Objectives: This in vitro study was aimed to investigate the attachment, spreading and proliferation of human gingival fibroblasts to milled and polished non‐veneered ceramic surfaces in alumina and zirconia and to ceramic surfaces veneered by two different types of porcelain baseliners.

Materials and methods: Fibroblasts were cultured on discs of pressed alumina or zirconia, on discs which had been milled, on discs comprising alumina or zirconia which had been polished, on discs of alumina veneered with NobelRondo baseliner Al, on discs of zirconia veneered with Cercon‐S baseliner, and on alumina or zirconia discs veneered with the above baseliners and then polished. The surfaces were analyzed using an optical interferometer and scanning electron microscopy (SEM). Cell profile areas were measured using SEM and an image analyzer. Cell attachment was determined after 3 and 24 h as a ratio of the cell profiles and the total micrograph area and was expressed as percent of attachment. MTT analyses were undertaken to determine cellular attachment after 3 h of incubation and cellular proliferation after 7 days.
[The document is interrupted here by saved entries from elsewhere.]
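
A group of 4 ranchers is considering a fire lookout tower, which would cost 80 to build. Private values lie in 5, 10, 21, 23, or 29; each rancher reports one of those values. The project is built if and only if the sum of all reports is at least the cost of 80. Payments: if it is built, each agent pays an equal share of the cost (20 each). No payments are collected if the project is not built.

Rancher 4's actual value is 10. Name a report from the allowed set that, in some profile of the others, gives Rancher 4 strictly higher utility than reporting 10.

Suppose Rancher 1 reports 21, Rancher 2 reports 21 and Rancher 3 reports 29.
Report 10: project built, pays 20, utility 10 - 20 = -10.
Report 5: project not built, utility 0.
So reporting 5 beats truth here (0 > -10).

5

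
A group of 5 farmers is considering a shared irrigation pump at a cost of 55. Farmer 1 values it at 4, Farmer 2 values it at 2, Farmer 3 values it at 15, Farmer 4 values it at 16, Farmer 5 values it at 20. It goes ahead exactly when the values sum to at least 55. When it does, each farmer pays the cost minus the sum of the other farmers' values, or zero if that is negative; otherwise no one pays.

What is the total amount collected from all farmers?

47

Total value 57 ≥ cost 55, so it is built.
Farmer 1: others sum to 53; max(0, 55 - 53) = 2.
Farmer 2: others sum to 55; max(0, 55 - 55) = 0.
Farmer 3: others sum to 42; max(0, 55 - 42) = 13.
Farmer 4: others sum to 41; max(0, 55 - 41) = 14.
Farmer 5: others sum to 37; max(0, 55 - 37) = 18.
Total collected = 2 + 0 + 13 + 14 + 18 = 47.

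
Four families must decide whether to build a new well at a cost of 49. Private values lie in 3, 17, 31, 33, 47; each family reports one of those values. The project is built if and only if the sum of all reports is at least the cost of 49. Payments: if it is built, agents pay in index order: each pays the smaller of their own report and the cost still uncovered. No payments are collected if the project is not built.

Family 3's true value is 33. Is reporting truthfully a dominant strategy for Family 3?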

Results: The polished zirconia specimens had the smoothest surface in terms of average height deviation ( S a =0.03 μm): the roughest were the zirconia specimens with milled surfaces ( S a =0.36 μm). The application of the baseliners resulted in surfaces smoother than those of the non‐veneered discs. The milled surfaces of both alumina and zirconia had significantly higher percentages of cell attachment and proliferation than the other surfaces whereas the milled surfaces in zirconia demonstrated better cellular attachment after 3 and 24 h of culture than the one in alumina. Fibroblasts attached and grew effectively on the surfaces veneered with NobelRondo throughout the experiments, whereas the zirconia surfaces veneered with Cercon‐S had the lowest percentage of cell attachment and proliferation.

Conclusions: Although the roughness of all surfaces investigated was <0.4 μm, the study disclosed significant differences in cellular attachment and proliferation associated with the various surface modifications.